No. 1 Florida State or No. 2 Auburn will be the last team to hoist the $30,000 Waterford crystal football that goes to college football’s champion and has become emblematic of the Bowl Championship Series. Then the BCS will be buried in the Rose Bowl after 16 years of revolutionizing the sport — and frustrating so many of its fans and participants.
“We wouldn’t have a playoff if we didn’t have the BCS,” BCS executive director Bill Hancock said Saturday during media day for the championship game.
In the end, the BCS turned out to be not a destination for college football’s postseason but part of its evolution.
Even one of its harshest critics concedes it did some good.
“It’s better than what we had, but it should have lasted four years not 16,” said Yahoo! Sports writer Dan Wetzel, who wrote the book “Death to the BCS.”
The idea for the BCS came from former Southeastern Conference Commissioner Roy Kramer. The story goes that he jotted it down on a napkin. The goal was to take a bowl system that rarely matched the top two teams after the season and give it a structure that would produce 1 vs. 2 every season.
Before the BCS, there were 11 bowl games in college football history that matched the Nos. 1 and 2 teams in The Associated Press college football poll.
The BCS produced three such matchups in the first six seasons, and there was even a split championship in 2003, when Southern California finished No. 1 in the AP poll but didn’t reach the BCS title game. LSU won that. Clearly that wasn’t what the conference commissioners who ran the system had in mind. So they tinkered, often.
“I think some of the criticism came because of the tweaks early on that were made,” Hancock said.
The LSU/USC controversy was followed a season later when the BCS’ simple, fatal flaw was exposed. What happens when there are three worthy teams for a game built for two? Undefeated Auburn was the odd team out among perfect USC and Oklahoma. At that point many fans were in revolt and the BCS became an easy target for its detractors.
“It became cool to criticize it — which is unfortunate,” Hancock said.
Maybe so, but it’s not as if it was all unfair. And it was hard to buy some of the reasons commissioners such as Jim Delany of the Big Ten and Mike Slive of the Southeastern Conference were pushing to explain why a playoff just wasn’t possible.
They cited the academic calendar, the charity work the bowls did, the soundness of the formula used to pick the teams, the negative ramifications a playoff would have on the regular season and scheduling, Wetzel said.

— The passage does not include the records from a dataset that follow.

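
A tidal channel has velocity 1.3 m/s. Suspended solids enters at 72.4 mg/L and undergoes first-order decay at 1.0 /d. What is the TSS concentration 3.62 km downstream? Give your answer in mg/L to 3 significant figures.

Travel time t = 3.62 km / 1.3 m/s = 3620/1.3 = 2785 s = 0.03223 d.
First-order decay: C = 72.4·exp(−1.0·0.03223) = 72.4·0.9683 = 70.1 mg/L.

70.1 mg/L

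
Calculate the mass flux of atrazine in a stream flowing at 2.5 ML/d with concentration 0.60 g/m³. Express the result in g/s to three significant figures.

0.0174 g/s

2.5 ML/d = 0.02894 m³/s.
Mass flux = Q·C = 0.02894 m³/s × 0.6 g/m³ = 0.01736 g/s.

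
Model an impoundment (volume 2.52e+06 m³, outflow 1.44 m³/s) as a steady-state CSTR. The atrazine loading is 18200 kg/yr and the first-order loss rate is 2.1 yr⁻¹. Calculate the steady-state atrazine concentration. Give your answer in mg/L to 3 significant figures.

Outflow Q = 1.44 m³/s × 3.156e+07 s/yr = 4.544e+07 m³/yr.
Steady-state CSTR mass balance: W = Q·C + k·V·C, so C = W/(Q + kV).
Q + kV = 4.544e+07 + 2.1·2.52e+06 = 5.073e+07 m³/yr.
C = 18200/5.073e+07 = 0.0003587 kg/m³ = 0.3587 mg/L.

0.359 mg/L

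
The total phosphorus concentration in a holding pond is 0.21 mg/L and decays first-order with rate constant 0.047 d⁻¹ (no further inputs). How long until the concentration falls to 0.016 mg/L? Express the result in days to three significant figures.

t = ln(C₀/C)/k = ln(0.21/0.016)/0.047 = 2.575/0.047 = 54.78 d.

54.8 d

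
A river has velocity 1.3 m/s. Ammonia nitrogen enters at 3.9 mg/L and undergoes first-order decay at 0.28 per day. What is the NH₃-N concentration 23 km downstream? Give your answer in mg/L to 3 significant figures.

3.68 mg/L

Travel time t = 23 km / 1.3 m/s = 2.3e+04/1.3 = 1.769e+04 s = 0.2048 d.
First-order decay: C = 3.9·exp(−0.28·0.2048) = 3.9·0.9443 = 3.683 mg/L.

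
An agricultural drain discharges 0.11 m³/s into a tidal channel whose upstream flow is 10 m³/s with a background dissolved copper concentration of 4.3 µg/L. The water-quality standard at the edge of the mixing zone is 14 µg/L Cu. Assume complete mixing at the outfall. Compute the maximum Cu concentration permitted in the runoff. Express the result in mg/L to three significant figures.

0.896 mg/L

4.3 µg/L = 0.0043 mg/L.
14 µg/L = 0.014 mg/L.
Mass balance: 0.014·10.11 = 0.11·Cₑ + 10·0.0043.
Cₑ = (0.1415 − 0.043) / 0.11 = 0.8958 mg/L.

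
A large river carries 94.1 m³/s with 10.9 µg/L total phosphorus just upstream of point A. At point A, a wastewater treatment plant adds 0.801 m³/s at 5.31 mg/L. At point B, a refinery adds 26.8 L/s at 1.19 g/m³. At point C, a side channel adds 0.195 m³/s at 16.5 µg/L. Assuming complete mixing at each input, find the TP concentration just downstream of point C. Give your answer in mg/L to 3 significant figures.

0.0559 mg/L

10.9 µg/L = 0.0109 mg/L.
After input A: C = (94.1·0.0109 + 0.801·5.31) / 94.9 = 0.05563 mg/L.
26.8 L/s = 0.0268 m³/s.
After input B: C = (94.9·0.05563 + 0.0268·1.19) / 94.93 = 0.05595 mg/L.
16.5 µg/L = 0.0165 mg/L.
After input C: C = (94.93·0.05595 + 0.195·0.0165) / 95.12 = 0.05587 mg/L.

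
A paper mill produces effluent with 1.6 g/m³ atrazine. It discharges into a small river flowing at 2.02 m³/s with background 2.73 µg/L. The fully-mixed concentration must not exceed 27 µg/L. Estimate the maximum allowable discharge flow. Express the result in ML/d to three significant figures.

2.73 µg/L = 0.00273 mg/L.
27 µg/L = 0.027 mg/L.
Mass balance at complete mixing: C_std·(Q_w + Q_r) = Q_w·C_e + Q_r·C_b.
Rearranging, Q_w = Q_r·(C_std − C_b)/(C_e − C_std) = 2.02·(0.027 − 0.00273) / (1.6 − 0.027) = 0.03117 m³/s.
= 2.693 ML/d.

2.69 ML/d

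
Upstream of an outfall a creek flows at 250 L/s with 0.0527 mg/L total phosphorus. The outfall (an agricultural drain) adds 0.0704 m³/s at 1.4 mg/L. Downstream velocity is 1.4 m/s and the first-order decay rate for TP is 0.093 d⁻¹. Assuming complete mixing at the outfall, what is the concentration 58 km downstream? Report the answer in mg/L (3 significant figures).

0.334 mg/L

250 L/s = 0.25 m³/s.
After complete mixing, C₀ = (0.0704·1.4 + 0.25·0.0527) / 0.3204 = 0.3487 mg/L.
Travel time t = 5.8e+04 m / 1.4 m/s = 4.143e+04 s = 0.4795 d.
C = 0.3487·exp(−0.093·0.4795) = 0.3487·0.9564 = 0.3335 mg/L.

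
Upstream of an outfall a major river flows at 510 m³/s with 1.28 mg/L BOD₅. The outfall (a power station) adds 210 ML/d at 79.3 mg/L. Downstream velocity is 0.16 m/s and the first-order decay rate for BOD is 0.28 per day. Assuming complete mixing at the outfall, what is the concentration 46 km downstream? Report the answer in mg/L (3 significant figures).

0.650 mg/L

210 ML/d = 2.431 m³/s.
After complete mixing, C₀ = (2.431·79.3 + 510·1.28) / 512.4 = 1.65 mg/L.
Travel time t = 4.6e+04 m / 0.16 m/s = 2.875e+05 s = 3.328 d.
C = 1.65·exp(−0.28·3.328) = 1.65·0.3939 = 0.6499 mg/L.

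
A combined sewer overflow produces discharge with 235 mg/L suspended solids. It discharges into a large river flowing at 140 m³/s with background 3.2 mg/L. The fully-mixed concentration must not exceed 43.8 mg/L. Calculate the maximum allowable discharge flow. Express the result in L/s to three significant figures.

Mass balance at complete mixing: C_std·(Q_w + Q_r) = Q_w·C_e + Q_r·C_b.
Rearranging, Q_w = Q_r·(C_std − C_b)/(C_e − C_std) = 140·(43.8 − 3.2) / (235 − 43.8) = 29.73 m³/s.
= 2.973e+04 L/s.

29700 L/s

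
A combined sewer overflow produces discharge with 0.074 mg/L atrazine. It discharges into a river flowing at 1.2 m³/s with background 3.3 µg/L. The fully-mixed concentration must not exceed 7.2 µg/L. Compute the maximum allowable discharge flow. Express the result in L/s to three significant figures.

3.3 µg/L = 0.0033 mg/L.
7.2 µg/L = 0.0072 mg/L.
Mass balance at complete mixing: C_std·(Q_w + Q_r) = Q_w·C_e + Q_r·C_b.
Rearranging, Q_w = Q_r·(C_std − C_b)/(C_e − C_std) = 1.2·(0.0072 − 0.0033) / (0.074 − 0.0072) = 0.07006 m³/s.
= 70.06 L/s.

70.1 L/s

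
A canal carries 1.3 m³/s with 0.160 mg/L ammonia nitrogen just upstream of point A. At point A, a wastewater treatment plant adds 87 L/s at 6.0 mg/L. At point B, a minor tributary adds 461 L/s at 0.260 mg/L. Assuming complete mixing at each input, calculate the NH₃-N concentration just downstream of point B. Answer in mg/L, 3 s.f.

87 L/s = 0.087 m³/s.
After input A: C = (1.3·0.16 + 0.087·6) / 1.387 = 0.5263 mg/L.
461 L/s = 0.461 m³/s.
After input B: C = (1.387·0.5263 + 0.461·0.26) / 1.848 = 0.4599 mg/L.

0.460 mg/L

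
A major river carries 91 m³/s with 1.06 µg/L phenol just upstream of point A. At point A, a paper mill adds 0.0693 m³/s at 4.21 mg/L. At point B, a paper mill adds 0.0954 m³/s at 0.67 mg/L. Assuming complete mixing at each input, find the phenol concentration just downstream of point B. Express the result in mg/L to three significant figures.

0.00496 mg/L

1.06 µg/L = 0.00106 mg/L.
After input A: C = (91·0.00106 + 0.0693·4.21) / 91.07 = 0.004263 mg/L.
After input B: C = (91.07·0.004263 + 0.0954·0.67) / 91.16 = 0.004959 mg/L.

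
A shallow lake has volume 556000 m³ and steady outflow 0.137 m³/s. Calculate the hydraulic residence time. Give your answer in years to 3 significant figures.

Q = 0.137 m³/s × 3.156e+07 s/yr = 4.323e+06 m³/yr.
Hydraulic residence time τ = V/Q = 556000/4.323e+06 = 0.1286 yr.

0.129 yr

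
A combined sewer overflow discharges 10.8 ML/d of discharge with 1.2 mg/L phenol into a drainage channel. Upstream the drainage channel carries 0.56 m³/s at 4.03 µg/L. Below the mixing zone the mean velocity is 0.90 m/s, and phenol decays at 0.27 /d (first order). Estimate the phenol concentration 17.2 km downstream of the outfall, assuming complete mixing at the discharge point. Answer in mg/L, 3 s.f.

10.8 ML/d = 0.125 m³/s.
4.03 µg/L = 0.00403 mg/L.
After complete mixing, C₀ = (0.125·1.2 + 0.56·0.00403) / 0.685 = 0.2223 mg/L.
Travel time t = 1.72e+04 m / 0.90 m/s = 1.911e+04 s = 0.2212 d.
C = 0.2223·exp(−0.27·0.2212) = 0.2223·0.942 = 0.2094 mg/L.

0.209 mg/L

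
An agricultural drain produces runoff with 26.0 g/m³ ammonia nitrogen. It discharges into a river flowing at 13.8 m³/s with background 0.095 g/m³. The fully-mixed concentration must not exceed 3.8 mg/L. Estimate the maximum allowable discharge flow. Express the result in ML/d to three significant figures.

199 ML/d

Mass balance at complete mixing: C_std·(Q_w + Q_r) = Q_w·C_e + Q_r·C_b.
Rearranging, Q_w = Q_r·(C_std − C_b)/(C_e − C_std) = 13.8·(3.8 − 0.095) / (26 − 3.8) = 2.303 m³/s.
= 199 ML/d.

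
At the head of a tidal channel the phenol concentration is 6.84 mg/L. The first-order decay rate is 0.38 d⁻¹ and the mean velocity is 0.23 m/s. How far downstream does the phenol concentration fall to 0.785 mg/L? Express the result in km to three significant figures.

From C = C₀·e^(−kt), t = ln(C₀/C)/k = ln(6.84/0.785)/0.38 = 2.165/0.38 = 5.697 d.
Distance = v·t = 0.23 m/s × 4.922e+05 s = 1.132e+05 m = 113.2 km.

113 km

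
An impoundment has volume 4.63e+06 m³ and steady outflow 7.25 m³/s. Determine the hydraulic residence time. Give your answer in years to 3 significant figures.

Q = 7.25 m³/s × 3.156e+07 s/yr = 2.288e+08 m³/yr.
Hydraulic residence time τ = V/Q = 4.63e+06/2.288e+08 = 0.02024 yr.

0.0202 yr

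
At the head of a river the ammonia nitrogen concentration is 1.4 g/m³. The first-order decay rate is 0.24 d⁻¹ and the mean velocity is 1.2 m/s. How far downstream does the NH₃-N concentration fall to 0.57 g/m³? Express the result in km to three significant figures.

From C = C₀·e^(−kt), t = ln(C₀/C)/k = ln(1.4/0.57)/0.24 = 0.8986/0.24 = 3.744 d.
Distance = v·t = 1.2 m/s × 3.235e+05 s = 3.882e+05 m = 388.2 km.

388 km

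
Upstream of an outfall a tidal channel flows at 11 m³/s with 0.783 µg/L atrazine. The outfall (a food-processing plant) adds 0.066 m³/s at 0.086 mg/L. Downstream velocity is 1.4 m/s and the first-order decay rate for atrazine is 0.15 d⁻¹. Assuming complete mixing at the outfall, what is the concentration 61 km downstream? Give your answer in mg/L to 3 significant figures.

0.783 µg/L = 0.000783 mg/L.
After complete mixing, C₀ = (0.066·0.086 + 11·0.000783) / 11.07 = 0.001291 mg/L.
Travel time t = 6.1e+04 m / 1.4 m/s = 4.357e+04 s = 0.5043 d.
C = 0.001291·exp(−0.15·0.5043) = 0.001291·0.9271 = 0.001197 mg/L.

0.00120 mg/L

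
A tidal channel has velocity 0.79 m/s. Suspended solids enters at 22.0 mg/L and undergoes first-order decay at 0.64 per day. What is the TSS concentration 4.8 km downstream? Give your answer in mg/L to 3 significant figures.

21.0 mg/L

Travel time t = 4.8 km / 0.79 m/s = 4800/0.79 = 6076 s = 0.07032 d.
First-order decay: C = 22.0·exp(−0.64·0.07032) = 22.0·0.956 = 21.03 mg/L.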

“They used so many excuses that were demonstrably untrue,” he said. “It drove fans crazy because fans were not as dumb as the BCS wanted them do be.”
Slive, motivated by what happened to Auburn, proposed a “plus-one” in 2008, which would have changed the BCS to a four-team playoff. It was shot down, but it was the beginning of the end.
Wetzel’s book came out in 2010 and it challenged everything about the BCS from how it picked the teams to where the money went.
“Very few people understood the whole system,” he said.
More and more the questioning of the BCS was coming from people who were ostensibly a part of the system.
“That’s when I knew the thing was doomed,” Wetzel said.
With momentum building for change, the last crack that made the BCS crumble came after the 2012 season, when the national championship game matched two SEC teams: Alabama vs. LSU in New Orleans.
The commissioners met a day after the game and started constructing a four-team playoff.
Hancock said the leap from the old bowl system to the BCS was far greater and more difficult than the move from BCS to playoff.
“The culture was already there,” he said.
And now that the BCS is about to be laid to rest, as with any funeral, the last word should be something nice about the departed.
“Although it was heavily criticized and misunderstood,” said Hancock, “the BCS did everything it was intended to do and then some.”